No one is passing on knowledge. Instead companies run down their employees as though they were cogs in a machine and replace them when they break. It didn’t used to be like that. People used to take others under their wing and teach them their craft. That’s right, those were crafts people held, not jobs. The blacksmith, the tanner, the seamstress. All these people were masters of their art, and passed on their knowledge to others who wanted to learn it.?

However, organizations today have become so specialized, so segmented, that there are no longer crafts, but tasks and jobs that need done. And here’s where a mentor could aid the organization. By passing on what they know and what they’ve learned. By taking on someone who thinks they’re just a link in the chain and showing them the entire chain and how that chain connects and interacts with other chains within the organization and its mission.

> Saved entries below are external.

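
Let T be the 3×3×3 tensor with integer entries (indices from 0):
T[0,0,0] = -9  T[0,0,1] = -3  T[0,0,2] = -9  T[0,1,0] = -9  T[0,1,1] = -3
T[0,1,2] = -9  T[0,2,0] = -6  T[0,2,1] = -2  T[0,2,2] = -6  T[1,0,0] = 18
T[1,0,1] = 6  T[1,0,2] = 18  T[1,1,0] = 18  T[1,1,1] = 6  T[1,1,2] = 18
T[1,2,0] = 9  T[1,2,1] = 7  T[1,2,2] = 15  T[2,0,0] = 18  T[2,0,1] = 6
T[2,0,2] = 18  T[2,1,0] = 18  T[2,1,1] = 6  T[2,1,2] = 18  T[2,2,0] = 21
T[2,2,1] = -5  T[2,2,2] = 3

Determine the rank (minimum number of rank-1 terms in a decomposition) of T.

2

Lower bound: the mode-2 unfolding of T (rows indexed by j, columns by (i,k) = (0,0), (0,1), (0,2), (1,0), (1,1), (1,2), (2,0), (2,1), (2,2)) is [[-9, -3, -9, 18, 6, 18, 18, 6, 18], [-9, -3, -9, 18, 6, 18, 18, 6, 18], [-6, -2, -6, 9, 7, 15, 21, -5, 3]].
There the 2×2 minor on rows j ∈ {0, 2}, columns (i,k) ∈ {(0,0), (1,0)} is det [[-9, 18], [-6, 9]] = 27 ≠ 0, so this unfolding has rank ≥ 2; CP rank is at least every unfolding rank, so rank(T) ≥ 2. (Unfolding ranks only ever bound the CP rank from below — rank(T) can be strictly larger than all of them — so the matching upper bound has to come from an explicit 2-term decomposition.)
Upper bound — finding two terms. Write S_k = T[:,:,k] for the frontal slices: S₀ = [[-9, -9, -6], [18, 18, 9], [18, 18, 21]], S₁ = [[-3, -3, -2], [6, 6, 7], [6, 6, -5]], S₂ = [[-9, -9, -6], [18, 18, 15], [18, 18, 3]].
If T = a₁ ⊗ b₁ ⊗ c₁ + a₂ ⊗ b₂ ⊗ c₂ then each S_k = c₁[k]·a₁b₁ᵀ + c₂[k]·a₂b₂ᵀ. S₀ and S₁ are linearly independent, so a₁b₁ᵀ and a₂b₂ᵀ must span the same plane of matrices: they are the rank-1 matrices of the form x·S₀ + y·S₁.
The 2×2 minor of x·S₀ + y·S₁ on rows {0,1}, columns {0,2} is 27·x² − 18·xy − 9·y² = 9·(x − y)(3·x + y), vanishing at (x:y) = (1:1) and (1:-3).
M₁ = S₀ + S₁ = [[-12, -12, -8], [24, 24, 16], [24, 24, 16]] = (-4)·[1, -2, -2][3, 3, 2]ᵀ and M₂ = S₀ − 3·S₁ = [[0, 0, 0], [0, 0, -12], [0, 0, 36]] = (-12)·[0, 1, -3][0, 0, 1]ᵀ, so take a₁ = [1, -2, -2], b₁ = [3, 3, 2], a₂ = [0, 1, -3], b₂ = [0, 0, 1].
Each slice is an integer combination of E₁ = a₁b₁ᵀ and E₂ = a₂b₂ᵀ: S₀ = −3·E₁ − 3·E₂, S₁ = −E₁ + 3·E₂, S₂ = −3·E₁ + 3·E₂; reading off coefficients, c₁ = [-3, -1, -3] and c₂ = [-3, 3, 3].
Hence T = [1, -2, -2] ⊗ [3, 3, 2] ⊗ [-3, -1, -3] + [0, 1, -3] ⊗ [0, 0, 1] ⊗ [-3, 3, 3], so rank(T) ≤ 2.
These bounds meet, so rank(T) = 2.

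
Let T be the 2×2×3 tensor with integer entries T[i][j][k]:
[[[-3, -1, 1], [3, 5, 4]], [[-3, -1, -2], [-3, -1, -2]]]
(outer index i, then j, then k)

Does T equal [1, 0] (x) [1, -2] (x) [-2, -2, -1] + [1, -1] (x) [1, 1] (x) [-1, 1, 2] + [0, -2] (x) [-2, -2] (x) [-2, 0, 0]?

Reconstruct entry (1,0,0) from the claimed factors: Σₗ aₗ[1]bₗ[0]cₗ[0] = (0)·(1)·(-2) + (-1)·(1)·(-1) + (-2)·(-2)·(-2) = -7, but T[1,0,0] = -3. The claim is false.

No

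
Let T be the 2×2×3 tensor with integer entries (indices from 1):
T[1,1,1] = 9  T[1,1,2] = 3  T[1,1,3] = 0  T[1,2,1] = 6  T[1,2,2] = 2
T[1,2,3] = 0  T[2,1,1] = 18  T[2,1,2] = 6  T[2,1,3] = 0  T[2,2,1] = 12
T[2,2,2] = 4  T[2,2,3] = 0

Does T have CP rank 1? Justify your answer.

If T = a ∘ b ∘ c then every fibre of T is a multiple of the corresponding factor, so read the factors off the fibres through the nonzero entry T[1,1,1] = 9.
The mode-1 fibre T[:,1,1] = [9, 18] gives a = (1, 2) (primitive direction); the mode-2 fibre T[1,:,1] = [9, 6] gives b = (3, 2); then c[k] = T[1,1,k] / (a[1]·b[1]) = [9, 3, 0] / 3 = (3, 1, 0).
Expanding (1, 2) ∘ (3, 2) ∘ (3, 1, 0) reproduces all 12 entries of T, so T = (1, 2) ∘ (3, 2) ∘ (3, 1, 0) and rank(T) ≤ 1.
Equivalently every frontal slice T[:,:,k] is c[k] times the rank-1 matrix (1, 2) ∘ (3, 2). So T has rank 1 (it is nonzero).

Yes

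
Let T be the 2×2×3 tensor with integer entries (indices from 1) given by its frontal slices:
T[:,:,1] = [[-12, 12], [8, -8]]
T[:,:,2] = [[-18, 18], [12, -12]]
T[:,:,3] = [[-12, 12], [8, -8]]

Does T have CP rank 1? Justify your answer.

If T = a ⊗ b ⊗ c then every fibre of T is a multiple of the corresponding factor, so read the factors off the fibres through the nonzero entry T[1,1,1] = -12.
The mode-1 fibre T[:,1,1] = [-12, 8] gives a = [3, -2] (primitive direction); the mode-2 fibre T[1,:,1] = [-12, 12] gives b = [1, -1]; then c[k] = T[1,1,k] / (a[1]·b[1]) = [-12, -18, -12] / 3 = [-4, -6, -4].
Expanding [3, -2] ⊗ [1, -1] ⊗ [-4, -6, -4] reproduces all 12 entries of T, so T = [3, -2] ⊗ [1, -1] ⊗ [-4, -6, -4] and rank(T) ≤ 1.
Equivalently every frontal slice T[:,:,k] is c[k] times the rank-1 matrix [3, -2] ⊗ [1, -1]. So T has rank 1 (it is nonzero).

Yes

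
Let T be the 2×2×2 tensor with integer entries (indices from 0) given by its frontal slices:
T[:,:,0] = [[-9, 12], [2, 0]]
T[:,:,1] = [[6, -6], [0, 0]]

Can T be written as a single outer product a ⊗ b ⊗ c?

The mode-1 unfolding of T (rows indexed by i, columns by (j,k) = (0,0), (0,1), (1,0), (1,1)) is [[-9, 6, 12, -6], [2, 0, 0, 0]].
There the 2×2 minor on rows i ∈ {0, 1}, columns (j,k) ∈ {(0,0), (0,1)} is det [[-9, 6], [2, 0]] = -12 ≠ 0, so this unfolding has rank ≥ 2; CP rank is at least every unfolding rank, so rank(T) ≥ 2.
In particular rank(T) ≥ 2 > 1, so T is not rank-1.

No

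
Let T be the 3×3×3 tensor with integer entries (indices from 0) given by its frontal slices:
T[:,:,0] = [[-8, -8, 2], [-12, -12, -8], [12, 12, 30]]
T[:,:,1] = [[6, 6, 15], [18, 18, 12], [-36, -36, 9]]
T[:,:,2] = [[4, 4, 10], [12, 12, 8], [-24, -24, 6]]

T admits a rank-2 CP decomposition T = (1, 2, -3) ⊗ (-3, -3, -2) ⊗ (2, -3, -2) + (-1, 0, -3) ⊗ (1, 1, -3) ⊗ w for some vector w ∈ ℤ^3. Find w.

w = (2, 3, 2)

Subtract the known terms from T to get the rank-1 residual R = (-1, 0, -3) ⊗ (1, 1, -3) ⊗ w, so R[i,j,k] = a[i]·b[j]·w[k]. Pick indices with nonzero a[0]·b[0] = (-1)·(1) = -1. Only the fibre through (0,0,·) is needed: R[0,0,:] = T[0,0,:] − Σₗ aₗ[0]bₗ[0]cₗ = [-8, 6, 4] − (1)·(-3)·(2, -3, -2) = [-2, -3, -2]. Then w[k] = R[0,0,k] / -1 for each k, giving w = [-2, -3, -2] / -1 = (2, 3, 2).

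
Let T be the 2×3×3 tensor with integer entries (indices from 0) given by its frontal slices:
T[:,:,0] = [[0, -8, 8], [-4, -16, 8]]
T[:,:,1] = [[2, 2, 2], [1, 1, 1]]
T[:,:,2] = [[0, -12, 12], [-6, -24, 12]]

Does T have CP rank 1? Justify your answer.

The mode-3 unfolding of T (rows indexed by k, columns by (i,j) = (0,0), (0,1), (0,2), (1,0), (1,1), (1,2)) is [[0, -8, 8, -4, -16, 8], [2, 2, 2, 1, 1, 1], [0, -12, 12, -6, -24, 12]].
There the 2×2 minor on rows k ∈ {0, 1}, columns (i,j) ∈ {(0,0), (0,1)} is det [[0, -8], [2, 2]] = 16 ≠ 0, so this unfolding has rank ≥ 2; CP rank is at least every unfolding rank, so rank(T) ≥ 2.
In particular rank(T) ≥ 2 > 1, so T is not rank-1.

No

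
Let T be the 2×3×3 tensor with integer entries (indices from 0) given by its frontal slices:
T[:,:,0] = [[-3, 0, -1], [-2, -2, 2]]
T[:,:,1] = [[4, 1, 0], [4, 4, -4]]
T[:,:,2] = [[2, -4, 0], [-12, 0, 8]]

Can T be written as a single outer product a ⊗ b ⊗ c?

No

The mode-3 unfolding of T (rows indexed by k, columns by (i,j) = (0,0), (0,1), (0,2), (1,0), (1,1), (1,2)) is [[-3, 0, -1, -2, -2, 2], [4, 1, 0, 4, 4, -4], [2, -4, 0, -12, 0, 8]].
There the 3×3 minor on rows k ∈ {0, 1, 2}, columns (i,j) ∈ {(0,0), (0,1), (0,2)} is det [[-3, 0, -1], [4, 1, 0], [2, -4, 0]] = 18 ≠ 0, so this unfolding has rank ≥ 3; CP rank is at least every unfolding rank, so rank(T) ≥ 3.
In particular rank(T) ≥ 3 > 1, so T is not rank-1.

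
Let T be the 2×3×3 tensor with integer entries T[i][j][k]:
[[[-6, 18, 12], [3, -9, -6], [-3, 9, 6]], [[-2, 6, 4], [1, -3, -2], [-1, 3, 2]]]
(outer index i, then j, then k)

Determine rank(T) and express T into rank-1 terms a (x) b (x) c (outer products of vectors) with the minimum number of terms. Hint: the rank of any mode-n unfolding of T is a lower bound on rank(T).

rank(T) = 1

Lower bound: T ≠ 0 (e.g. T[0,0,0] = -6), so rank(T) ≥ 1.
Upper bound: the mode-1 fibre T[:,0,0] = [-6, -2] gives a = [3, 1] (primitive direction); the mode-2 fibre T[0,:,0] = [-6, 3, -3] gives b = [2, -1, 1]; then c[k] = T[0,0,k] / (a[0]·b[0]) = [-6, 18, 12] / 6 = [-1, 3, 2].
Expanding [3, 1] (x) [2, -1, 1] (x) [-1, 3, 2] reproduces all 18 entries of T, so T = [3, 1] (x) [2, -1, 1] (x) [-1, 3, 2] and rank(T) ≤ 1.
These bounds meet, so rank(T) = 1.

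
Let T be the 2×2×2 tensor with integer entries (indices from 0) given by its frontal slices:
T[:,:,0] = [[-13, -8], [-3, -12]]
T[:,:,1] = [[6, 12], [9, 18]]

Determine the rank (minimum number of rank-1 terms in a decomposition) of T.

Lower bound: the mode-3 unfolding of T (rows indexed by k, columns by (i,j) = (0,0), (0,1), (1,0), (1,1)) is [[-13, -8, -3, -12], [6, 12, 9, 18]].
There the 2×2 minor on rows k ∈ {0, 1}, columns (i,j) ∈ {(0,0), (0,1)} is det [[-13, -8], [6, 12]] = -108 ≠ 0, so this unfolding has rank ≥ 2; CP rank is at least every unfolding rank, so rank(T) ≥ 2. (Unfolding ranks only ever bound the CP rank from below — rank(T) can be strictly larger than all of them — so the matching upper bound has to come from an explicit 2-term decomposition.)
Upper bound — finding two terms. Write S_k = T[:,:,k] for the frontal slices: S₀ = [[-13, -8], [-3, -12]], S₁ = [[6, 12], [9, 18]].
If T = a₁ ∘ b₁ ∘ c₁ + a₂ ∘ b₂ ∘ c₂ then each S_k = c₁[k]·a₁b₁ᵀ + c₂[k]·a₂b₂ᵀ. S₀ and S₁ are linearly independent, so a₁b₁ᵀ and a₂b₂ᵀ must span the same plane of matrices: they are the rank-1 matrices of the form x·S₀ + y·S₁.
det(x·S₀ + y·S₁) is 132·x² − 198·xy = 66·(2·x − 3·y)(x), vanishing at (x:y) = (3:2) and (0:1).
M₁ = 3·S₀ + 2·S₁ = [[-27, 0], [9, 0]] = (-9)·(3, -1)(1, 0)ᵀ and M₂ = S₁ = [[6, 12], [9, 18]] = 3·(2, 3)(1, 2)ᵀ, so take a₁ = (3, -1), b₁ = (1, 0), a₂ = (2, 3), b₂ = (1, 2).
Each slice is an integer combination of E₁ = a₁b₁ᵀ and E₂ = a₂b₂ᵀ: S₀ = −3·E₁ − 2·E₂, S₁ = 3·E₂; reading off coefficients, c₁ = (-3, 0) and c₂ = (-2, 3).
Hence T = (3, -1) ∘ (1, 0) ∘ (-3, 0) + (2, 3) ∘ (1, 2) ∘ (-2, 3), so rank(T) ≤ 2.
These bounds meet, so rank(T) = 2.

2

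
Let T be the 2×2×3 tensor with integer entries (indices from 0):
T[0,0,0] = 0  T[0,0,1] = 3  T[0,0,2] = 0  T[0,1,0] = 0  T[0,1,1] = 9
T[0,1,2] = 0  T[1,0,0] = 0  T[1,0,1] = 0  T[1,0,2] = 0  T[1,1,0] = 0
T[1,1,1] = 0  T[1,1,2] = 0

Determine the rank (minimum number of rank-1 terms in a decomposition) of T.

1

Lower bound: T ≠ 0 (e.g. T[0,0,1] = 3), so rank(T) ≥ 1.
Upper bound: the mode-1 fibre T[:,0,1] = [3, 0] gives a = [1, 0] (primitive direction); the mode-2 fibre T[0,:,1] = [3, 9] gives b = [1, 3]; then c[k] = T[0,0,k] / (a[0]·b[0]) = [0, 3, 0] / 1 = [0, 3, 0].
Expanding [1, 0] ⊗ [1, 3] ⊗ [0, 3, 0] reproduces all 12 entries of T, so T = [1, 0] ⊗ [1, 3] ⊗ [0, 3, 0] and rank(T) ≤ 1.
These bounds meet, so rank(T) = 1.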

It’s sad when an organization turns knowledge into power and wields it for their own, personal benefit. I find it laughable that companies that feel they have a good “culture” make gatekeeping knowledge one of their core practices. The term “culture” is defined as “the customs, arts, social institutions, and achievements of a particular nation, people, or other social group.” One of their key components was developing a community that shared with each other, passing on knowledge to keep that culture alive.?

Organizations don’t do this. Knowledge is to be gained alone. There is no longer someone teaching new employees the ins and outs of a particular corporate job. How can organizations expect to have a cohesive culture when the key element of connecting and uniting employees is shrouded in a mist of confusion because no one wants to share what they know?